Chaque chapitre est palpitant – l’on apprend par exemple que l’île de Pâques (et ses statues géantes) était, avant l’effondrement, une « forêt subtropicale constituée de grands arbres et de taillis ». Pour pouvoir « organiser la taille, le transport et l’érection des statues, la société de l’époque devait être complexe et forte de nombreux individus vivant dans un environnement suffisamment riche pour garantir sa survie ».
Qu’est-il donc arrivé à ces milliers de personnes ?

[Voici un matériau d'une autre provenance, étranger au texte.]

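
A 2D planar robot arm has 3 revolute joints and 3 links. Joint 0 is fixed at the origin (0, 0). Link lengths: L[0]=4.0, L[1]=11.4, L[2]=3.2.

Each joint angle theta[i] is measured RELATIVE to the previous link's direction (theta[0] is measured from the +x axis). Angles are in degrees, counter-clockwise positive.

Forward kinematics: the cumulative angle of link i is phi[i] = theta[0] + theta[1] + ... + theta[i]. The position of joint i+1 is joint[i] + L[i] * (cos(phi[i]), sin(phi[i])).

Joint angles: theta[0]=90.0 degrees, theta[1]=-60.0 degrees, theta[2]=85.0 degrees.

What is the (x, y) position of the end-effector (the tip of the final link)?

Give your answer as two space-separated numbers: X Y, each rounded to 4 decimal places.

Answer: 8.5203 12.6002

Derivation:
joint[0] = (0.0000, 0.0000)  (base)
link 0: phi[0] = 90 = 90 deg
  cos(90 deg) = 0.0000, sin(90 deg) = 1.0000
  joint[1] = (0.0000, 0.0000) + 4 * (0.0000, 1.0000) = (0.0000 + 0.0000, 0.0000 + 4.0000) = (0.0000, 4.0000)
link 1: phi[1] = 90 + -60 = 30 deg
  cos(30 deg) = 0.8660, sin(30 deg) = 0.5000
  joint[2] = (0.0000, 4.0000) + 11.4 * (0.8660, 0.5000) = (0.0000 + 9.8727, 4.0000 + 5.7000) = (9.8727, 9.7000)
link 2: phi[2] = 90 + -60 + 85 = 115 deg
  cos(115 deg) = -0.4226, sin(115 deg) = 0.9063
  joint[3] = (9.8727, 9.7000) + 3.2 * (-0.4226, 0.9063) = (9.8727 + -1.3524, 9.7000 + 2.9002) = (8.5203, 12.6002)
End effector: (8.5203, 12.6002)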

Diamond retrace dans ses moindres détails ce qui a bien pu se produire sur cette île qui fut la seule du Pacifique à voir disparaître tous ses oiseaux terrestres. Déforestation extrême – l’entièreté des arbres a disparu –, surexploitation des ressources conduisant à leur raréfaction (famine, cannibalisme)… l’île de Pâques est l’un des exemples les plus flagrants d’une société « qui a contribué à sa propre destruction ».
Et pour des raisons qu’il faut absolument lire, cet effondrement-là est comme « une vision de ce qui nous guette peut-être ».

La démonstration de Diamond est sans appel, et n’allons pas croire que notre « culture » nous sauvera !
L’effondrement des Mayas, culturellement très avancés, est aussi, parmi les cinq causes précitées, le « fruit des dégâts causés à l’environnement ». Et loin d’être ce supposé « peuple doux et pacifique », souvent idéalisé par nos contemporains, l’on constate qu’en son sein, la « guerre était féroce, chronique, sans merci » !

Pour ma part, j’ai beaucoup appris de l’histoire de la société viking au Groenland, « communautaire, violente, hiérarchique, conservatrice » et finissant par mourir de faim.
Sur place les Inuits, « à l’apogée de centaines d’années d’évolution culturelle », offraient aux Vikings « un exemple de survie ».
Mais ces derniers, se jugeant supérieurs à ces « sauvages » et « païens », refusèrent de le suivre.
Ils disparurent – les Inuits survécurent.
Et nous ?

Jared Diamond : Effondrement, traduit de l’anglais (États-Unis) par Agnès Botz et Jean-Luc Fidel, éd. Gallimard – « Folio essais ».